Alibaba has accomplished a three-year regulatory “rectification process” after being fined for antitrust violations in 2021 for monopolistic practices, China’s market regulator said on Friday.
Alibaba shares rose nearly 3 percent in trading on Friday.
On Friday, China's State Administration for Market Regulation (SAMR) said it had been monitoring Alibaba's strategy of complying with antitrust rules over the past few years. The corrective measures had achieved “good results,” said an announcement from the SAMR translated by Google.
In 2021, China's SAMR fined the tech giant 18.23 billion yuan ($2.6 billion) as a part of an anti-monopoly investigation. The regulator's focus was on a practice that forces merchants to decide on considered one of two e-commerce platforms as a substitute of having the ability to work with each.
At the time, the regulator said that Alibaba's “Choose One” policy and other measures had enabled it to strengthen its position available in the market and gain unfair competitive benefits.
Since this superb, the SAMR has been monitoring Alibaba's compliance with the regulator's requirements. Alibaba has now accomplished this process and stopped the “choose one out of two monopoly behavior,” the SAMR said on Friday.
SAMR said it could now support Alibaba in further improving its compliance and efficiency and driving innovation.
Completion of regulatory reform will help put considered one of Alibaba's worst clashes with Beijing behind it. Analysts at Jefferies said in a note on Friday that the completion of the regulatory process was “positive” for the corporate because it “underscores that this is a fresh start and ensures compliance in operations.”

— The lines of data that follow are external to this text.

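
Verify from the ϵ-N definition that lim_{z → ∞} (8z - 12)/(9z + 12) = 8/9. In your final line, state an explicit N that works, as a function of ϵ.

N = (68/27)/ϵ

Suppose ϵ > 0. We seek N > 0 such that z > N implies |(8z - 12)/(9z + 12) − (8/9)| < ϵ.
(8z - 12)/(9z + 12) − (8/9) = (9(8z - 12) − 8(9z + 12)) / (9(9z + 12)) = -204/(9(9z + 12)).
For z > 0 we have 9z + 12 > 9z, so |(8z - 12)/(9z + 12) − (8/9)| = 204/(9(9z + 12)) < 204/(9·9z) = (68/27)/z.
Thus |(8z - 12)/(9z + 12) − (8/9)| < ϵ whenever z > (68/27)/ϵ.
Take N = (68/27)/ϵ. If z > N then |(8z - 12)/(9z + 12) − (8/9)| < (68/27)/z < ϵ.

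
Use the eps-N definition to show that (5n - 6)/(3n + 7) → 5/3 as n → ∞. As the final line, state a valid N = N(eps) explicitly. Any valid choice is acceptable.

Suppose eps > 0. For n ≥ 1, |(5n - 6)/(3n + 7) − (5/3)| = |-53|/(3(3n + 7)) = 53/(3(3n + 7)).
Since 3n + 7 ≥ 3n for n ≥ 1, this is ≤ 53/(3·3n) = (53/9)/n.
So |(5n - 6)/(3n + 7) − (5/3)| < eps whenever n > (53/9)/eps.
Take N = (53/9)/eps. If n > N then |(5n - 6)/(3n + 7) − (5/3)| ≤ (53/9)/n < eps.

N = (53/9)/eps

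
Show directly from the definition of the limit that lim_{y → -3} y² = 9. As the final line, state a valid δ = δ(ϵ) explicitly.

Let ϵ > 0. We seek δ > 0 with 0 < |y + 3| < δ ⇒ |y² − 9| < ϵ.
Factor: y² − 9 = (y + 3)(y - 3), so |y² − 9| = |y + 3|·|y - 3|.
Impose δ ≤ 1 so that |y| < 4; then |y - 3| ≤ 7.
Hence |y² − 9| ≤ 7|y + 3|, which is < ϵ once |y + 3| < ϵ/7.
Take δ = min(1, ϵ/7). If 0 < |y + 3| < δ then both bounds hold and |y² − 9| ≤ 7|y + 3| < 7·(ϵ/7) = ϵ.

δ = min(1, ϵ/7)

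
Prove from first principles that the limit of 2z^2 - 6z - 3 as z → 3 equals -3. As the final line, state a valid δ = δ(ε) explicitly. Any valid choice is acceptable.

δ = min(2, ε/10)

Suppose ε > 0. We want δ > 0 such that 0 < |z − 3| < δ implies |(2z^2 - 6z - 3) + 3| < ε.
(2z^2 - 6z - 3) + 3 = 2z^2 - 6z = (z − 3)(2z).
So |(2z^2 - 6z - 3) + 3| = |z − 3|·|2z|.
Assume first that |z − 3| < 2, so |z| < 5. Then |2z| ≤ 2·5 = 10.
Hence |(2z^2 - 6z - 3) + 3| ≤ 10|z − 3| < ε provided |z − 3| < ε/10.
Choosing δ = min(2, ε/10) ensures both conditions, hence |(2z^2 - 6z - 3) + 3| < ε.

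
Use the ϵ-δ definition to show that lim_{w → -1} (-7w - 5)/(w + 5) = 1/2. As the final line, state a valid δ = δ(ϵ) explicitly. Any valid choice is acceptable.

δ = min(2, (4/15)ϵ)

Suppose ϵ > 0. We want δ > 0 with 0 < |w + 1| < δ ⇒ |(-7w - 5)/(w + 5) − (1/2)| < ϵ.
Combining over a common denominator, (-7w - 5)/(w + 5) − (1/2) = [(-7w - 5)·4 − 2·(w + 5)] / [4·(w + 5)] = -30(w + 1) / (4(w + 5)).
So |(-7w - 5)/(w + 5) − (1/2)| = 30|w + 1| / (4·|w + 5|).
Require δ ≤ 2, so |w + 5| ≥ |4| − |w + 1| > 4 − 2 = 2.
Hence |(-7w - 5)/(w + 5) − (1/2)| < 30|w + 1|/(4·2) = (15/4)|w + 1|, which is < ϵ once |w + 1| < (4/15)ϵ.
Take δ = min(2, (4/15)ϵ). Then 0 < |w + 1| < δ forces both bounds, so |(-7w - 5)/(w + 5) − (1/2)| < ϵ.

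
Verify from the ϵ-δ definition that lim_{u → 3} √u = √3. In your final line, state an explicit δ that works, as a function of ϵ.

Let ϵ > 0. We want δ > 0 such that 0 < |u − 3| < δ implies |√u − √3| < ϵ.
Multiplying by the conjugate, |√u − √3| = |u − 3|/(√u + √3).
Restrict δ ≤ 3 so that |u − 3| < 3 forces u > 0, and then √u + √3 > √3.
Hence |√u − √3| < |u − 3|/√3, which is < ϵ once |u − 3| < √3·ϵ.
Take δ = min(3, √3·ϵ). If 0 < |u − 3| < δ then u > 0 and |√u − √3| < |u − 3|/√3 < ϵ.

δ = min(3, √3·ϵ)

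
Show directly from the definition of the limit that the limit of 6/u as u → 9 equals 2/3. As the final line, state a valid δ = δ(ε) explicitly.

Let ε > 0. We seek δ > 0 such that 0 < |u − 9| < δ implies |6/u − (2/3)| < ε.
|6/u − (2/3)| = 6·|9 − u|/(9·|u|) = 6|u − 9|/(9|u|).
Require δ ≤ 9/2 so that |u| > 9 − 9/2 = 9/2, hence 9|u| > 81/2.
Then |6/u − (2/3)| < 6|u − 9|/(81/2), which is < ε when |u − 9| < (27/4)ε.
Take δ = min(9/2, (27/4)ε). Then 0 < |u − 9| < δ gives both |u − 9| < 9/2 and |u − 9| < (27/4)ε, so |6/u − (2/3)| < ε.

δ = min(9/2, (27/4)ε)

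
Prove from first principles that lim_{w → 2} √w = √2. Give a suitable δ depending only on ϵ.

δ = min(2, √2·ϵ)

Suppose ϵ > 0. We want δ > 0 such that 0 < |w − 2| < δ implies |√w − √2| < ϵ.
Rationalise: √w − √2 = (w − 2)/(√w + √2), so |√w − √2| = |w − 2|/(√w + √2).
Restrict δ ≤ 2 so that |w − 2| < 2 forces w > 0, and then √w + √2 > √2.
Hence |√w − √2| < |w − 2|/√2, which is < ϵ once |w − 2| < √2·ϵ.
Take δ = min(2, √2·ϵ). If 0 < |w − 2| < δ then w > 0 and |√w − √2| < |w − 2|/√2 < ϵ.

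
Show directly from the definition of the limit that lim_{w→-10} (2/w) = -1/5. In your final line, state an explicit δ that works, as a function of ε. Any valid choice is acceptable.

Let ε > 0 be given. We seek δ > 0 such that 0 < |w + 10| < δ implies |2/w + 1/5| < ε.
|2/w + 1/5| = 2·|-10 − w|/(10·|w|) = 2|w + 10|/(10|w|).
Require δ ≤ 5 so that |w| > 10 − 5 = 5, hence 10|w| > 50.
Then |2/w + 1/5| < 2|w + 10|/50, which is < ε when |w + 10| < 25ε.
Take δ = min(5, 25ε). Then 0 < |w + 10| < δ gives both |w + 10| < 5 and |w + 10| < 25ε, so |2/w + 1/5| < ε.

δ = min(5, 25ε)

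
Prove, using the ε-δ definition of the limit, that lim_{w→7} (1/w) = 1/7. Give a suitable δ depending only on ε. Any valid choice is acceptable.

δ = min(7/2, (49/2)ε)

Let ε > 0 be given. We seek δ > 0 such that 0 < |w − 7| < δ implies |1/w − (1/7)| < ε.
|1/w − (1/7)| = |7 − w|/(7·|w|) = |w − 7|/(7|w|).
Restrict δ ≤ 7/2. Then |w − 7| < 7/2 gives |w| > 7/2, so 7|w| > 49/2.
Then |1/w − (1/7)| < |w − 7|/(49/2), which is < ε when |w − 7| < (49/2)ε.
Take δ = min(7/2, (49/2)ε). Then 0 < |w − 7| < δ gives both |w − 7| < 7/2 and |w − 7| < (49/2)ε, so |1/w − (1/7)| < ε.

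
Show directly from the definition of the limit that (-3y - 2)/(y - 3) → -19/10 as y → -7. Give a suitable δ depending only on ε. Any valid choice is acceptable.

Let ε > 0 be given. We want δ > 0 with 0 < |y + 7| < δ ⇒ |(-3y - 2)/(y - 3) + 19/10| < ε.
Combining over a common denominator, (-3y - 2)/(y - 3) + 19/10 = [(-3y - 2)·(-10) − 19·(y - 3)] / [(-10)·(y - 3)] = 11(y + 7) / ((-10)(y - 3)).
So |(-3y - 2)/(y - 3) + 19/10| = 11|y + 7| / (10·|y − 3|).
Restrict δ ≤ 5. Then |y + 7| < 5 gives |y − 3| = |(y + 7) + (-10)| ≥ 10 − 5 = 5.
Hence |(-3y - 2)/(y - 3) + 19/10| < 11|y + 7|/(10·5) = (11/50)|y + 7|, which is < ε once |y + 7| < (50/11)ε.
Take δ = min(5, (50/11)ε). Then 0 < |y + 7| < δ forces both bounds, so |(-3y - 2)/(y - 3) + 19/10| < ε.

δ = min(5, (50/11)ε)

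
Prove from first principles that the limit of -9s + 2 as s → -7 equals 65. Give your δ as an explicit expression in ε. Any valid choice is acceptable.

Let ε > 0 be given. We need δ > 0 so that 0 < |s + 7| < δ implies |(-9s + 2) − 65| < ε.
|(-9s + 2) − 65| = |-9s - 63| = 9|s + 7|.
Thus it suffices that |s + 7| < ε/9.
Choosing δ = ε/9 gives |(-9s + 2) − 65| = 9|s + 7| < ε whenever |s + 7| < δ.

δ = ε/9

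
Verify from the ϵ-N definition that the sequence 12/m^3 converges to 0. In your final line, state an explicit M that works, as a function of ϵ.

Let ϵ > 0. For m ≥ 1, |12/m^3 − 0| = 12/m^3.
12/m^3 < ϵ ⇔ m^3 > 12/ϵ ⇔ m > (12/ϵ)^{1/3}.
Take M = (12/ϵ)^{1/3}. Then m > M implies 12/m^3 < ϵ.

M = (12/ϵ)^{1/3}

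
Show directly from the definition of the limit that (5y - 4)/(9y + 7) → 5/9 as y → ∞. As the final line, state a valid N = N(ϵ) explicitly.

Let ϵ > 0. We seek N > 0 such that y > N implies |(5y - 4)/(9y + 7) − (5/9)| < ϵ.
(5y - 4)/(9y + 7) − (5/9) = (9(5y - 4) − 5(9y + 7)) / (9(9y + 7)) = -71/(9(9y + 7)).
For y > 0 we have 9y + 7 > 9y, so |(5y - 4)/(9y + 7) − (5/9)| = 71/(9(9y + 7)) < 71/(9·9y) = (71/81)/y.
Thus |(5y - 4)/(9y + 7) − (5/9)| < ϵ whenever y > (71/81)/ϵ.
Take N = (71/81)/ϵ. If y > N then |(5y - 4)/(9y + 7) − (5/9)| < (71/81)/y < ϵ.

N = (71/81)/ϵ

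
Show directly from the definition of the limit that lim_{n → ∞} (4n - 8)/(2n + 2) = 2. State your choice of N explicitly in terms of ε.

N = 6/ε

Suppose ε > 0. For n ≥ 1, |(4n - 8)/(2n + 2) − 2| = |-24|/(2(2n + 2)) = 24/(2(2n + 2)).
Since 2n + 2 ≥ 2n for n ≥ 1, this is ≤ 24/(2·2n) = 6/n.
So |(4n - 8)/(2n + 2) − 2| < ε whenever n > 6/ε.
Take N = 6/ε. If n > N then |(4n - 8)/(2n + 2) − 2| ≤ 6/n < ε.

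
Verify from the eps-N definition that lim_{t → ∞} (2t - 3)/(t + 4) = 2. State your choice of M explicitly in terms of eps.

Let eps > 0 be given. We seek M > 0 such that t > M implies |(2t - 3)/(t + 4) − 2| < eps.
(2t - 3)/(t + 4) − 2 = ((2t - 3) − 2(t + 4)) / ((t + 4)) = -11/((t + 4)).
For t > 0 we have t + 4 > t, so |(2t - 3)/(t + 4) − 2| = 11/((t + 4)) < 11/(t) = 11/t.
Thus |(2t - 3)/(t + 4) − 2| < eps whenever t > 11/eps.
Take M = 11/eps. If t > M then |(2t - 3)/(t + 4) − 2| < 11/t < eps.

M = 11/eps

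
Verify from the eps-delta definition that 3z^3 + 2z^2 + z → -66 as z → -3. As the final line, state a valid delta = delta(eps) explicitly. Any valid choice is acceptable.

delta = min(1, eps/98)

Let eps > 0. We want delta > 0 such that 0 < |z + 3| < delta implies |(3z^3 + 2z^2 + z) + 66| < eps.
(3z^3 + 2z^2 + z) + 66 = 3z^3 + 2z^2 + z + 66 = (z + 3)(3z^2 - 7z + 22).
So |(3z^3 + 2z^2 + z) + 66| = |z + 3|·|3z^2 - 7z + 22|.
Require delta ≤ 1. Then |z + 3| < 1 gives |z| < 4, and by the triangle inequality |3z^2 - 7z + 22| ≤ 3·4^2 + 7·4 + 22 = 98.
Hence |(3z^3 + 2z^2 + z) + 66| ≤ 98|z + 3| < eps provided |z + 3| < eps/98.
Choosing delta = min(1, eps/98) ensures both conditions, hence |(3z^3 + 2z^2 + z) + 66| < eps.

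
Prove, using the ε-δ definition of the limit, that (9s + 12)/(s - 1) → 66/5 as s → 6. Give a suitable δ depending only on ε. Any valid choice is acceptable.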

But the regulator's announcement may be an indication that the Chinese government is further loosening its stance on private technology corporations after its intense crackdown on private technology corporations. The country had already cracked down on these corporations in late 2020, when Beijing issued quite a few regulations and measures geared toward limiting the ability of domestic technology corporations in areas comparable to antitrust and gambling.
Alibaba founder Jack Ma's empire has been within the highlight in recent times since regulators blocked the IPO of his financial technology company Ant Group in 2020. Ant Group itself also went through a regulator-supervised turnaround process, with most major issues resolved by last 12 months.
Regulatory concerns have weighed heavily on Alibaba's stock, which has fallen greater than 70% since its 2020 peak. Recently, the corporate has struggled with slow growth amid increasing competition in China's e-commerce space, in addition to cautious Chinese consumers.
The technology giant showed early signs of recovery within the June quarter as cloud computing revenues picked up and transactions through its e-commerce platforms appeared healthy.